Since OP already knows that
$$ \mu(\{a\}) = \lim_{T\to\infty} \frac{1}{2T} \int_{-T}^{T} e^{-ita}\varphi(t) \, \mathrm{d}t \tag{1} $$
holds for any $a \in \mathbb{R}$, it suffices to show that the integral in the right-hand side converges to $0$ under the assumption
$$ \lim_{\left|x\right|\to\infty} \varphi(x) = 0. \tag{A}$$
Using this assumption, for each fixed $\epsilon > 0$, we can pick $R > 0$ such that $\left| \varphi(x) \right| < \epsilon$ whenever $\left|x\right| \geq R$. Then
\begin{align*}
\left| \int_{-T}^{T} e^{-ita}\varphi(t) \, \mathrm{d}t \right|
&\leq \int_{-T}^{T} \left| e^{-ita}\varphi(t) \right| \, \mathrm{d}t \\
&\leq \int\limits_{\left|x\right|\leq R} \left| \varphi(t) \right| \, \mathrm{d}t + \int\limits_{R<\left|x\right|\leq T} \epsilon \, \mathrm{d}t \\
&\leq 2R + 2\epsilon(T-R).
\end{align*}
Dividing both sides by $2T$ and taking $\limsup$ as $T\to\infty$,
\begin{align*}
\limsup_{T\to\infty} \left| \frac{1}{2T} \int_{-T}^{T} e^{-ita}\varphi(t) \, \mathrm{d}t \right|
\leq \limsup_{T\to\infty} \frac{2R + 2\epsilon(T-R)}{2T}
= \epsilon.
\end{align*}
Since the limsup in the left-hand side is a fixed number which is independent of the choice of $\epsilon > 0$, letting $\epsilon \downarrow 0$ shows that this limsup is in fact $0$, which is equivalent to
$$ \lim_{T\to\infty} \frac{1}{2T} \int_{-T}^{T} e^{-ita}\varphi(t) \, \mathrm{d}t = 0. $$
So by $\text{(1)}$, we have $\mu(\{a\}) = 0$ for any $a \in \mathbb{R}$ as desired.

Remark.
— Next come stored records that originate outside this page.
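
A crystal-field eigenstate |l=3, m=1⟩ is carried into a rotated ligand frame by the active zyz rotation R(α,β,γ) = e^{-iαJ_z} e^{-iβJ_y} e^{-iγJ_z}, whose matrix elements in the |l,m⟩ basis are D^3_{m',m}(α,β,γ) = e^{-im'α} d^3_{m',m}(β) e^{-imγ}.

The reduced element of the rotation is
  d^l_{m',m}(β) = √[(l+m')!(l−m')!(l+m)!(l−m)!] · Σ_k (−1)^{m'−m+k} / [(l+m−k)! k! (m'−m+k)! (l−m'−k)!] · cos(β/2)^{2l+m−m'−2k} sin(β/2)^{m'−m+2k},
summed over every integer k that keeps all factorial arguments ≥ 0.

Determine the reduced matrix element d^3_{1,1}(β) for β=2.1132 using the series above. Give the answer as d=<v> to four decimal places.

d^3_{1,1}(β=2.1132) via the finite sum:
Half-angle: c=0.491835, s=0.870688. N=√(24·2·24·2)=48.000000
Admissible k: 0..2 (factorial args all ≥0)
  k=0: (−1)^0·48.0000/(48)·0.4918^6·0.8707^0 = +0.014155
  k=1: (−1)^1·48.0000/(6)·0.4918^4·0.8707^2 = -0.354890
  k=2: (−1)^2·48.0000/(8)·0.4918^2·0.8707^4 = +0.834145
d^3_{1,1}(2.1132) = +0.014155 -0.354890 +0.834145 = +0.493410

d=0.4934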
A slight modification of this proof immediately yields the following well-known result:

Theorem. (Cesàro mean) Let $f: [0, \infty) \to \mathbb{C}$ be locally integrable and $f(t) \to \ell \in \mathbb{C}$ as $t\to\infty$. Then
$$ \lim_{T\to\infty} \frac{1}{T} \int_{0}^{T} f(t) \, \mathrm{d}t = \ell. $$

Conversely, this theorem can be used to produce a much shorter answer.
A: If I understand this correctly, it tells us that mu([a}) is zero for every a. Because each a that has positive probability contributes a sinusiod to the characteristic function and the sum of these sinusiodal components cannot vanish in the limit. They will at worst be a so-called almost periodic function. Neither the absolutely continuous not the singular part of the distribution will counteract the effect of the discrete component. A theorem of Wiener is relevant, and a general reference is the book by Lukacs.